アイドルを必要とする人の中には、わたしが想像するよりずっと切実な思いを抱えている人がいる。わたしがその「深度」を知らないだけで。
正気を保つための、もしかしたら生きるほうを毎秒選択するための、麻薬的な何か。世の中にはそれを必要とする人と、そうでない人がいて、彼女は確実に必要とする人だった。
「ごめんね」
「ぜんぜん、そんなの……それより、ハグしていい?」
「うん」
わたしたちはしっかりと抱き合った。これで最後という思いが、ミカちゃんの体にふれたことでこみあげてくる。
ふたりを繋ぐものが、壊れてしまった。いちど壊れたら、この関係は二度と戻らない。わたしたちは経験として、それを知っている。明日になれば、わたしは彼女の「過去の人」になる。
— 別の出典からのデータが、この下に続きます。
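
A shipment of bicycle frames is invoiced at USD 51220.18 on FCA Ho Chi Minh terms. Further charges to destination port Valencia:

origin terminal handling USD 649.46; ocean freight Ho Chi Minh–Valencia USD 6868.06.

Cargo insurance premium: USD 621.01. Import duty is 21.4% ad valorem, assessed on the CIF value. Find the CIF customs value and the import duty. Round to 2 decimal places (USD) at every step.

CIF value: USD 59358.71; import duty: USD 12702.76

CIF = FCA price + pre-shipment costs + freight + insurance
CIF = 51220.18 + 649.46 + 6868.06 + 621.01 = 59358.71
Import duty = 59358.71 × 21.4% = 12702.76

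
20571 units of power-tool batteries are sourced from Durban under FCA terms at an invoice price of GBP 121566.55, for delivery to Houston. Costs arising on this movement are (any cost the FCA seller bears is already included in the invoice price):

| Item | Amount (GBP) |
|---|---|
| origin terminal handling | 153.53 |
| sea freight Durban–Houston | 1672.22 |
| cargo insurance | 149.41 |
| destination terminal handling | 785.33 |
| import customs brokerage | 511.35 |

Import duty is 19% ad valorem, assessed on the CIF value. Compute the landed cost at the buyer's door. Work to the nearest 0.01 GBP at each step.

Total landed cost: GBP 148311.31

FCA: the seller delivers export-cleared goods to the carrier; the buyer bears costs from that point.
CIF value = FCA price + origin terminal + freight + insurance = 121566.55 + 153.53 + 1672.22 + 149.41 = 123541.71
Import duty = 123541.71 × 19% = 23472.92
Buyer bears: origin terminal 153.53 + freight 1672.22 + insurance 149.41 + destination terminal 785.33 + brokerage 511.35 + duty 23472.92 = 26744.76
Landed cost = invoice 121566.55 + 26744.76 = 148311.31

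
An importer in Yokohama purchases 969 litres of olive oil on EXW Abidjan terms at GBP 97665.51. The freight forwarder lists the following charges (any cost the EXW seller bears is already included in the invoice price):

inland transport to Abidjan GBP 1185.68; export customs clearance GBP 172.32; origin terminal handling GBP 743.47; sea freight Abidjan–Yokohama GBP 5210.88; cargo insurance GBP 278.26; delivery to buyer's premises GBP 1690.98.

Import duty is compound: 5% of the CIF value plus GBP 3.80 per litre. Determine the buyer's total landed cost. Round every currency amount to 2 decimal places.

EXW: the seller makes goods available at their premises; the buyer bears all onward costs.
CIF value = EXW price + inland to port + export clearance + origin terminal + freight + insurance = 97665.51 + 1185.68 + 172.32 + 743.47 + 5210.88 + 278.26 = 105256.12
Ad valorem component: 105256.12 × 5% = 5262.81
Specific component: 969 × 3.80 = 3682.20
Import duty = 5262.81 + 3682.20 = 8945.01
Buyer bears: inland to port 1185.68 + export clearance 172.32 + origin terminal 743.47 + freight 5210.88 + insurance 278.26 + delivery 1690.98 + duty 8945.01 = 18226.60
Landed cost = invoice 97665.51 + 18226.60 = 115892.11

Total landed cost: GBP 115892.11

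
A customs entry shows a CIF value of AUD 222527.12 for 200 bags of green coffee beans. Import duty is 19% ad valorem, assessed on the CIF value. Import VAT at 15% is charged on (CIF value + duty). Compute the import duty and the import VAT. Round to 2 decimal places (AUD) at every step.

Import duty = 222527.12 × 19% = 42280.15
VAT base = CIF + duty = 222527.12 + 42280.15 = 264807.27
Import VAT = 264807.27 × 15% = 39721.09

Import duty: AUD 42280.15; import VAT: AUD 39721.09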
あのね、ひどいなんてぜんぜん思わないよ。仮にそんなこと言うやつがいたら、あたしがウンコ投げつけてやるから。
ミカちゃんが笑って、ありがと、と小さな声で言う。彼女の細い腕に力がこもる。わたしも腕に力をこめる。女の子のからだは繊細ではかない、いつだって悲しいくらいに。
いい匂いがする。なにもつけてないよ。汗の匂い。ねえ、犬みたい、わたしたち。
体を離すと、ミカちゃんは恥ずかしそうに打ち明けた。
「実はね、後輩グループのファンクラブに入っちゃったの」
「ええ? ちょっと早くない?」笑いながら、わたしはわざと意地悪に言ってみる。
「だあって、ぴちぴちなんだもーん」
ミカちゃんは甘えるように唇をとがらせる。ああ、やっぱりアイドルみたい。
わたしたちはくすくす笑いから、最後は涙が出るほど大声を上げて笑った。